我正在做一个m/c Intel(R) Xeon(R) CPU E5-2640 v2 @ 2.00GHz,它支持SSE4.2。
I have written C code to perform XOR operation over string bits. But I want to write corresponding SIMD code and check for performance improvement. Here is my code
我已经编写了C代码来对字符串位执行XOR操作。但是我想编写相应的SIMD代码并检查性能改进。这是我的代码
#include <stdio.h>
#include <stdlib.h>
#include <math.h>
#include <time.h>
#define LENGTH 10
unsigned char xor_val[LENGTH];
void oper_xor(unsigned char *r1, unsigned char *r2)
{
unsigned int i;
for (i = 0; i < LENGTH; ++i)
{
xor_val[i] = (unsigned char)(r1[i] ^ r2[i]);
printf("%d",xor_val[i]);
}
}
int main() {
int i;
time_t start, stop;
double cur_time;
start = clock();
oper_xor("1110001111", "0000110011");
stop = clock();
cur_time = ((double) stop-start) / CLOCKS_PER_SEC;
printf("Time used %f seconds.\n", cur_time / 100);
for (i = 0; i < LENGTH; ++i)
printf("%d",xor_val[i]);
printf("\n");
return 0;
}
On compiling and running a sample code I am getting output shown below. Time is 00 here but in actual project it is consuming sufficient time.
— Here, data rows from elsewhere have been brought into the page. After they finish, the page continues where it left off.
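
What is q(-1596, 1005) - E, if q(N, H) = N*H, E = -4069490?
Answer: 2465510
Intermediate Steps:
q(N, H) = H*N
q(-1596, 1005) - E = 1005*(-1596) - 1*(-4069490) = -1603980 + 4069490 = 2465510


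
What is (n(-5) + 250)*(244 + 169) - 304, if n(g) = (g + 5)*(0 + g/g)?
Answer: 102946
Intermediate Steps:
n(g) = 5 + g (n(g) = (5 + g)*(0 + 1) = (5 + g)*1 = 5 + g)
(n(-5) + 250)*(244 + 169) - 304 = ((5 - 5) + 250)*(244 + 169) - 304 = (0 + 250)*413 - 304 = 250*413 - 304 = 103250 - 304 = 102946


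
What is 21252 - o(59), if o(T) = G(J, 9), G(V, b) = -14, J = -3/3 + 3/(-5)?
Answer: 21266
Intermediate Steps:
J = -8/5 (J = -3*⅓ + 3*(-⅕) = -1 - ⅗ = -8/5 ≈ -1.6000)
o(T) = -14
21252 - o(59) = 21252 - 1*(-14) = 21252 + 14 = 21266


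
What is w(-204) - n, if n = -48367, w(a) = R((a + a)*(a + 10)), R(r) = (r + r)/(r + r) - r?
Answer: -30784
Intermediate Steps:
R(r) = 1 - r (R(r) = (2*r)/((2*r)) - r = (2*r)*(1/(2*r)) - r = 1 - r)
w(a) = 1 - 2*a*(10 + a) (w(a) = 1 - (a + a)*(a + 10) = 1 - 2*a*(10 + a))
w(-204) - n = (1 - 2*(-204)*(10 - 204)) - 1*(-48367) = (1 - 2*(-204)*(-194)) + 48367 = (1 - 79152) + 48367 = -79151 + 48367 = -30784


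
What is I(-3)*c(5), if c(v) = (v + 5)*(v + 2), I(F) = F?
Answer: -210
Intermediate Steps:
c(v) = (2 + v)*(5 + v) (c(v) = (5 + v)*(2 + v) = (2 + v)*(5 + v))
I(-3)*c(5) = -3*(10 + 5**2 + 7*5) = -3*(10 + 25 + 35) = -3*70 = -210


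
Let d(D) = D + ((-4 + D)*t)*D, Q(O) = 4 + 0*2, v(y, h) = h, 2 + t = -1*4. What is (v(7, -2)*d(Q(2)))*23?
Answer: -184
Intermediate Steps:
t = -6 (t = -2 - 1*4 = -2 - 4 = -6)
Q(O) = 4 (Q(O) = 4 + 0 = 4)
d(D) = D + D*(24 - 6*D) (d(D) = D + ((-4 + D)*(-6))*D = D + (24 - 6*D)*D = D + D*(24 - 6*D))
(v(7, -2)*d(Q(2)))*23 = -8*(25 - 6*4)*23 = -8*(25 - 24)*23 = -8*23 = -184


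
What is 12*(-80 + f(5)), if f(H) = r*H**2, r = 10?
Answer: 2040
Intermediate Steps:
f(H) = 10*H**2
12*(-80 + f(5)) = 12*(-80 + 10*5**2) = 12*(-80 + 10*25) = 12*(-80 + 250) = 12*170 = 2040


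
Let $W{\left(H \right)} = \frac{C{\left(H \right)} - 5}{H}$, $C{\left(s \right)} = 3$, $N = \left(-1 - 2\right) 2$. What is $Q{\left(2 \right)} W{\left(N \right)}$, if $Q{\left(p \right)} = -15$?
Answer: $-5$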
在编译和运行示例代码时,我将得到如下所示的输出。这里的时间是00,但是在实际的项目中,它消耗了足够的时间。
gcc xor_scalar.c -o xor_scalar
pan88: ./xor_scalar
1110111100 Time used 0.000000 seconds.
1110111100
How can I start writing a corresponding SIMD code for SSE4.2
如何开始为SSE4.2编写相应的SIMD代码?
1 个解决方案
#1
3
The Intel Compiler and any OpenMP compiler support #pragma simd
and #pragma omp simd
, respectively. These are your best bet to get the compiler to do SIMD codegen for you. If that fails, you can use intrinsics or, as a means of last resort, inline assembly.
英特尔编译器和任何OpenMP编译器支持#pragma simd和#pragma omp simd。这是让编译器为您执行SIMD codegen的最佳选择。如果失败了,您可以使用“内在”或“作为最后的手段”内联汇编。
Note the the printf
function calls will almost certainly interfere with vectorization, so you should remove them from any loops in which you want to see SIMD.
注意,printf函数调用几乎肯定会干扰矢量化,因此您应该将它们从您希望看到SIMD的任何循环中删除。
#1
3
The Intel Compiler and any OpenMP compiler support #pragma simd
and #pragma omp simd
, respectively. These are your best bet to get the compiler to do SIMD codegen for you. If that fails, you can use intrinsics or, as a means of last resort, inline assembly.
英特尔编译器和任何OpenMP编译器支持#pragma simd和#pragma omp simd。这是让编译器为您执行SIMD codegen的最佳选择。如果失败了,您可以使用“内在”或“作为最后的手段”内联汇编。
Note the the printf
function calls will almost certainly interfere with vectorization, so you should remove them from any loops in which you want to see SIMD.
注意,printf函数调用几乎肯定会干扰矢量化,因此您应该将它们从您希望看到SIMD的任何循环中删除。